Shadow Home Secretary Andy Burnham put it as well as anybody: “We have definitely been far too much Hampstead and not enough Hull in recent times.” Indeed. Labour’s campaign to Remain in the EU has been half-hearted and contemptuous of the concerns of its core vote. This failure explains why there is now a mounting sense of panic in Downing Street. With working class voters in Labour’s northern heartlands opting for Leave, the unthinkable has become a real possibility. Britain could well vote to quit the EU on June 23.
The evidence is all around us. Take the ORB poll for The Independent on Saturday. Adjusting for turnout, that gave Leave an unprecedented 10-point lead. It also showed that among Labour supporters, Remain leads by only 56 to 44, suggesting an alarming slump in its support among this key group. (Among Tory voters the figures are Remain 38 to Leave 62, confirming that Cameron has badly misjudged the mood in his ranks.) Given that 30 per cent of the country voted Labour at the last election, Remain needs to take about two thirds of this group and over half the 37 per cent who voted Conservative to be confident of victory. A collapse in Labour backing for Remain spells doom for Cameron.
Anecdotally, it seems even worse. Take seasoned writer Robert Hardman in the Daily Mail on Saturday, reporting on his canvassing of working class areas in Leeds and Stockport. “I am not merely surprised by the level of antipathy for the EU here. I am astonished.”
The Sunday Times reported a crisis meeting in Britain Stronger in Europe after internal polling showed that support for Remain among Labour voters had “fallen off a cliff”. According to The Sunday Telegraph, in some seats support for Leave is running at 70 per cent. As one Labour Remain insider put it: “The feedback from canvassing is awful. The Labour vote is dreadful, just dreadful.” A senior Labour MP from the north said that voters on his patch were “overwhelmingly against” remaining in the EU because Labour had dismissed the concerns of its traditional voters about immigration.
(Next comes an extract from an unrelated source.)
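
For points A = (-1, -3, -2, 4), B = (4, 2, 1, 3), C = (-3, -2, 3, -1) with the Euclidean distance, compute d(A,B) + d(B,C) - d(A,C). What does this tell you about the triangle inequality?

d(A,B) = √(5² + 5² + 3² + 1²) = √60 ≈ 7.746, d(B,C) = √(7² + 4² + 2² + 4²) = √85 ≈ 9.2195, d(A,C) = √(2² + 1² + 5² + 5²) = √55 ≈ 7.4162.
d(A,B) + d(B,C) - d(A,C) = 7.746 + 9.2195 - 7.4162 = 16.9655 - 7.4162 = 9.5493 (to 4 decimal places). This is ≥ 0, so the triangle inequality holds for these points.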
Tory MPs campaigning for Leave say they are staggered by the reception they are getting on the streets.
In The Mail on Sunday, Leave supporter Kate Hoey, a leading Labour MP, lambasted her party’s leadership for ignoring the legitimate concerns of its rank and file supporters over immigration. MPs of all parties are finding stunning levels of support for Leave right across the country – even in London where ORB confounded the conventional wisdom by finding that Leave was leading 56 to 44 – in line with the national picture. Not surprisingly, the bookmakers have slashed the odds on Brexit to 2/1 – which still looks a good bet, though it is a far shorter price than a few weeks ago.
It is beginning to dawn on the Remain camp – and its Downing Street nerve centre particularly – that they cannot win this fight with Tory votes alone. In fact, with Conservative support for Remain also on the slide – thanks to the efforts of Boris Johnson, Michael Gove and Iain Duncan Smith in particular, No 10 needs Labour voters more than ever. A meltdown in backing for the EU in Labour heartlands means curtains for Cameron and Co.
How to stop the rot? First it doesn’t help that the media – print and broadcast alike – prefer the psychodrama of blue-on-blue back-stabbing (eg last week’s ITV debate featuring Amber Rudd’s venomous attack on Boris) to tedious analysis of the issues or reporting of the occasional and predictable speeches trotted out by Labour’s leading lights. No wonder that 40 per cent of Labour voters don’t know that their party is backing Remain.
Then there is the comatose Jeremy Corbyn, last seen on Channel 4’s satirical chat show The Last Leg in a fake fur coat stepping out of a Bentley. He doesn’t seem to be taking the threat of Brexit at all seriously and even when he deigns to make a speech about the subject cannot help himself sounding as if he backs Leave (which, of course, he privately does). But then will Corbyn and his gang really be distressed by a Leave vote plunging Cameron and his government into a spectacular crisis ultimately costing him his job? One doubts it.
No 10 is said to be planning to move Cameron out of the spotlight in the hope that Corbyn and his senior allies can make a renewed pitch for Labour voters to back Remain. It has dawned on the Tory high command that core Labour supporters are not terribly impressed by dire warnings issued by an upper-crust Conservative Prime Minister.
A few weeks ago Brexit seemed a pipedream. On the streets of our northern towns and cities, it doesn’t seem like that any more.